Juiz confirma delação de empresário que foi morto a tiros
Wagner Florêncio Pimentel era um dos réus em operação; magistrado cita colaboração em despacho
O empresário Wagner Florêncio Pimentel fez um acordo de delação premiada com o Ministério Público Estadual (MPE) antes de ser assassinado a tiros em janeiro, no Bairro Jardim das Américas, em Cuiabá.
A informação consta em um despacho do juiz Jorge Luiz Tadeu, da 7ª Vara Criminal de Cuiabá, que acatou pedido do MPE e determinou a juntada da colaboração na ação penal derivada da Operação Crédito Podre.
Wagner foi um dos alvos da operação, deflagrada em 2017 pela Delegacia Fazendária (Defaz), para apurar fraudes na comercialização interestadual de grãos, com sonegação de mais de R$ 140 milhões em Imposto sobre a Circulação de Mercadorias e Serviços (ICMS). Ele era acusado de ser um dos líderes do esquema.
Conforme informou a assessoria de impresa do Tribunal de Justiça, a colaboração do empresário foi feita em um processo que tramita sob sigilo.
O Núcleo de Defesa do Patrimônio Público e da Probidade Administrativa do MPE pediu para os autos sigilosos serem entranhados no processo da Crédito Podre e o juiz acatou.
“Considerando que o requerimento formulado às fls. 3703, em que o Núcleo de Defesa do Patrimônio Público e da Probidade Administrativa, solicitou o compartilhamento de provas que façam referência ao Termo de Colaboração Premiada de Wagner Florêncio Pimentel, é questão atinente aos Autos nº 31834-48.2019.811.0042 – Cód. 590437, determino o seu desentranhamento, procedendo a juntada nos autos correspondentes”, decidiu.

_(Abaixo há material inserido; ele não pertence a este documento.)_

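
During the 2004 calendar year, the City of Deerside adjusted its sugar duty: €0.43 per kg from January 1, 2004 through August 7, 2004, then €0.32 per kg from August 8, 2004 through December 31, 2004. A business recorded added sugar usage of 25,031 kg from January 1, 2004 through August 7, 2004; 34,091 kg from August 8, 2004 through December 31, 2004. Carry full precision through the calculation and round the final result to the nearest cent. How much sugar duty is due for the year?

January 1 – August 7, 2004: 25,031 kg at €0.43/kg → €10,763.33
August 8 – December 31, 2004: 34,091 kg at €0.32/kg → €10,909.12

€21,672.45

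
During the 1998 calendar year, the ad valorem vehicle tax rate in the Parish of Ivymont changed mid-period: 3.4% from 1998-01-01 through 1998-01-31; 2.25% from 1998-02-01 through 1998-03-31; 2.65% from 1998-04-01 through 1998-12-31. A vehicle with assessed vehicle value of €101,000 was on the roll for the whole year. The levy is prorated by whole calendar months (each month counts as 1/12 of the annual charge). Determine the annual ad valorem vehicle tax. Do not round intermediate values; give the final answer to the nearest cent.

€2,672.29

1998-01-01 to 1998-01-31: 1 month at 3.4% → €101,000 × 3.4% × 1/12 = €286.1667
1998-02-01 to 1998-03-31: 2 months at 2.25% → €101,000 × 2.25% × 2/12 = €378.7500
1998-04-01 to 1998-12-31: 9 months at 2.65% → €101,000 × 2.65% × 9/12 = €2,007.3750
Total = €2,672.2917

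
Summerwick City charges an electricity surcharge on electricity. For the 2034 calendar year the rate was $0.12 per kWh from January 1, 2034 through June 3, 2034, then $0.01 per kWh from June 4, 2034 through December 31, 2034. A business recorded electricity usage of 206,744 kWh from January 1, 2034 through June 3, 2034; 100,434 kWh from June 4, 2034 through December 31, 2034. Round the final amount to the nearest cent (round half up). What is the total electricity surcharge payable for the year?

January 1 – June 3, 2034: 206,744 kWh at $0.12/kWh → $24,809.28
June 4 – December 31, 2034: 100,434 kWh at $0.01/kWh → $1,004.34

$25,813.62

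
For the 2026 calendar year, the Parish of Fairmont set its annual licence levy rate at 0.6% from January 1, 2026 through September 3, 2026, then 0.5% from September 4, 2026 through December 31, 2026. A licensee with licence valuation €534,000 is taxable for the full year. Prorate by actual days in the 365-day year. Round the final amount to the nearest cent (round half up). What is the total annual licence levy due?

€3,029.90

January 1 – September 3, 2026: 246 days at 0.6% → €534,000 × 0.6% × 246/365 = €2,159.4082
September 4 – December 31, 2026: 119 days at 0.5% → €534,000 × 0.5% × 119/365 = €870.4932
Total = €3,029.9014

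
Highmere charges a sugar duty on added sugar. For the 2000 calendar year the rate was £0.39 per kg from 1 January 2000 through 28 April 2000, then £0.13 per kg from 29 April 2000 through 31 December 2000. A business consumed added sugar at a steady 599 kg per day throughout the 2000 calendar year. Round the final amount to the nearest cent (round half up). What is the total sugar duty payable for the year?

£47,033.48

1 January – 28 April 2000: 119 days × 599 kg/day = 71,281 kg at £0.39/kg → £27,799.59
29 April – 31 December 2000: 247 days × 599 kg/day = 147,953 kg at £0.13/kg → £19,233.89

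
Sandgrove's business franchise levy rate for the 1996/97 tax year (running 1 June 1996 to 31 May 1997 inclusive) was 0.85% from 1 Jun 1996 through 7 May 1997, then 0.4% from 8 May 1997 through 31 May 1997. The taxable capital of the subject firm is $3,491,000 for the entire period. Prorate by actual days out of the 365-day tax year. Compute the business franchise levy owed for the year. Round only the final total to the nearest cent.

1 Jun 1996 – 7 May 1997: 341 days at 0.85% → $3,491,000 × 0.85% × 341/365 = $27,722.3658
8 May – 31 May 1997: 24 days at 0.4% → $3,491,000 × 0.4% × 24/365 = $918.1808
Total = $28,640.5466

$28,640.55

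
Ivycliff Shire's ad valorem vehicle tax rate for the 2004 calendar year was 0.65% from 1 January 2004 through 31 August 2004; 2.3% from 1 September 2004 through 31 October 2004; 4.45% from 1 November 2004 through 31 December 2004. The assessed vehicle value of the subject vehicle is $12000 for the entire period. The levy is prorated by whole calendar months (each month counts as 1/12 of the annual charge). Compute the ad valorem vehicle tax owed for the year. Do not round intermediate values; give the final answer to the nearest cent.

$187.00

1 January – 31 August 2004: 8 months at 0.65% → $12000 × 0.65% × 8/12 = $52.0000
1 September – 31 October 2004: 2 months at 2.3% → $12000 × 2.3% × 2/12 = $46.0000
1 November – 31 December 2004: 2 months at 4.45% → $12000 × 4.45% × 2/12 = $89.0000
Total = $187.0000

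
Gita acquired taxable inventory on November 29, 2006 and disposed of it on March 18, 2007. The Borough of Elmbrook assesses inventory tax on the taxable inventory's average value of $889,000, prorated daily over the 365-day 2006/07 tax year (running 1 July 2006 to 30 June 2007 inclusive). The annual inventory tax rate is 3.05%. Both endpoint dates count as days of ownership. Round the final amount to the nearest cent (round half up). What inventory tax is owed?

$8,171.49

Days held (November 29, 2006 – March 18, 2007): 110 out of 365
Tax = $889,000 × 3.05% × 110/365 = $8,171.4932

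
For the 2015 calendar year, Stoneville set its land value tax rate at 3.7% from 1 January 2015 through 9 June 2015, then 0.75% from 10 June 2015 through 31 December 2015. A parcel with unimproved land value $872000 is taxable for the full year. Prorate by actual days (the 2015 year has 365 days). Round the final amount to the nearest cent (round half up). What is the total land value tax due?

1 January – 9 June 2015: 160 days at 3.7% → $872000 × 3.7% × 160/365 = $14143.1233
10 June – 31 December 2015: 205 days at 0.75% → $872000 × 0.75% × 205/365 = $3673.1507
Total = $17816.2740

$17816.27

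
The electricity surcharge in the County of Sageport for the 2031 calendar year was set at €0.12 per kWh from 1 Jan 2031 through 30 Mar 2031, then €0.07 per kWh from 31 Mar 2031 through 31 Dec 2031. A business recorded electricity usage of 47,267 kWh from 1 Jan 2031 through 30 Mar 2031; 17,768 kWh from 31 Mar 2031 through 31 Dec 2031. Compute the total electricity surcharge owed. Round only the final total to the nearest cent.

1 Jan – 30 Mar 2031: 47,267 kWh at €0.12/kWh → €5672.04
31 Mar – 31 Dec 2031: 17,768 kWh at €0.07/kWh → €1243.76

€6915.80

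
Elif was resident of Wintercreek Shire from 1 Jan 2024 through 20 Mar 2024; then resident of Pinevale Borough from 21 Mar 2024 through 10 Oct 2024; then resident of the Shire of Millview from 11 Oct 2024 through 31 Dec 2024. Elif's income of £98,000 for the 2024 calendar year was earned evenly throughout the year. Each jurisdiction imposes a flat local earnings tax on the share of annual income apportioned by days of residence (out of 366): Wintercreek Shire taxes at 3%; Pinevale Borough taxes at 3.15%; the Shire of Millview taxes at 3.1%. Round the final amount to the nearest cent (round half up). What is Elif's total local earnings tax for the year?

£3,043.89

Wintercreek Shire, 1 Jan – 20 Mar 2024: 80 days → £98,000 × 3% × 80/366 = £642.6230
Pinevale Borough, 21 Mar – 10 Oct 2024: 204 days → £98,000 × 3.15% × 204/366 = £1,720.6230
The Shire of Millview, 11 Oct – 31 Dec 2024: 82 days → £98,000 × 3.1% × 82/366 = £680.6448
Total = £3,043.8907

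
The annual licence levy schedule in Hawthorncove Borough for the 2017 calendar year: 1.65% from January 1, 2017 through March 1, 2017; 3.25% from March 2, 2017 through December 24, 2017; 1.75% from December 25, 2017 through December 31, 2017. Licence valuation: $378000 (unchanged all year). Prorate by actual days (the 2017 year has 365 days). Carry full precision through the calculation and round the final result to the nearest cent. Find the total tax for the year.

$11182.07

January 1 – March 1, 2017: 60 days at 1.65% → $378000 × 1.65% × 60/365 = $1025.2603
March 2 – December 24, 2017: 298 days at 3.25% → $378000 × 3.25% × 298/365 = $10029.9452
December 25 – December 31, 2017: 7 days at 1.75% → $378000 × 1.75% × 7/365 = $126.8630
Total = $11182.0685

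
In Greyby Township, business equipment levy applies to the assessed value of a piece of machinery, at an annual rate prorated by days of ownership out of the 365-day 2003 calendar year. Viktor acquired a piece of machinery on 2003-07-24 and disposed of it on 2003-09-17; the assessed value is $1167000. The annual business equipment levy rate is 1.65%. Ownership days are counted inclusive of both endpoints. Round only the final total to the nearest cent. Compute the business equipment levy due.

$2954.27

Days held (2003-07-24 to 2003-09-17): 56 out of 365
Tax = $1167000 × 1.65% × 56/365 = $2954.2685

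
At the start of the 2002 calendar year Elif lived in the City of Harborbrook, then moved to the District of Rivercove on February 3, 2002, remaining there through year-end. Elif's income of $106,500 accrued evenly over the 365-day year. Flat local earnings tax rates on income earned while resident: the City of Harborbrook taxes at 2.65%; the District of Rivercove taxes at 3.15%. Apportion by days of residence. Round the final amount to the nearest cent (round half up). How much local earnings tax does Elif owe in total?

The City of Harborbrook, January 1 – February 2, 2002: 33 days → $106,500 × 2.65% × 33/365 = $255.1623
The District of Rivercove, February 3 – December 31, 2002: 332 days → $106,500 × 3.15% × 332/365 = $3,051.4438
Total = $3,306.6062

$3,306.61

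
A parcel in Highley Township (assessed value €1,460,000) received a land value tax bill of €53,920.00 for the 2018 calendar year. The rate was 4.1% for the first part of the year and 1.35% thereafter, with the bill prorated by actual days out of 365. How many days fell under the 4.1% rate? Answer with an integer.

311 days

Let d = days at the first rate; then 365 − d days at the second rate.
€1,460,000 × [4.1%·d + 1.35%·(365−d)] / 365 = €53,920.00
Solving gives d = 311, so the new rate took effect on 8 Nov 2018.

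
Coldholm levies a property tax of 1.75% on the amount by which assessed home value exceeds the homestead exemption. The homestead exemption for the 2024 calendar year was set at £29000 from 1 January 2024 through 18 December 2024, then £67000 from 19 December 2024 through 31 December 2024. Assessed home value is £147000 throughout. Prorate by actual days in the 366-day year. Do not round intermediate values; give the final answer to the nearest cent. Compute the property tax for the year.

£2041.38

1 January – 18 December 2024: 353 days, exemption £29000 → (£147000 − £29000) × 1.75% × 353/366 = £1991.6530
19 December – 31 December 2024: 13 days, exemption £67000 → (£147000 − £67000) × 1.75% × 13/366 = £49.7268
Total = £2041.3798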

Na mesma decisão, o magistrado determinou a retomada das audiências do processo, que devem ser realizadas nos dias 4, 11 e 13 de novembro, e 2, 4 e 6 de dezembro deste ano.
Para a Polícia Civil, é provável que o interesse pela morte do empresário esteja relacionado com a delação negociada por ele.
Operação Crédito Podre
São réus na ação penal Keila Catarina de Paula [esposa de Wagner], Almir Cândido de Figueiredo, Rivaldo Alves da Cunha, Paulo Serafim da Silva, Kamil Costa de Paula, Evandro Teixeira de Rezende, Paulo Pereira da Silva, Diego de Jesus da Conceição, Marcelo Medina, Theo Marlon Medina, Cloves Conceição Silva, Paulo Henrique Alves Ferreira, Jean Carlos Lara, Rinaldo Batista Ferreira Júnior, Rogério Rocha Delmindo, Neusa Lagemann de Campos e Alysson de Souza Figueiredo.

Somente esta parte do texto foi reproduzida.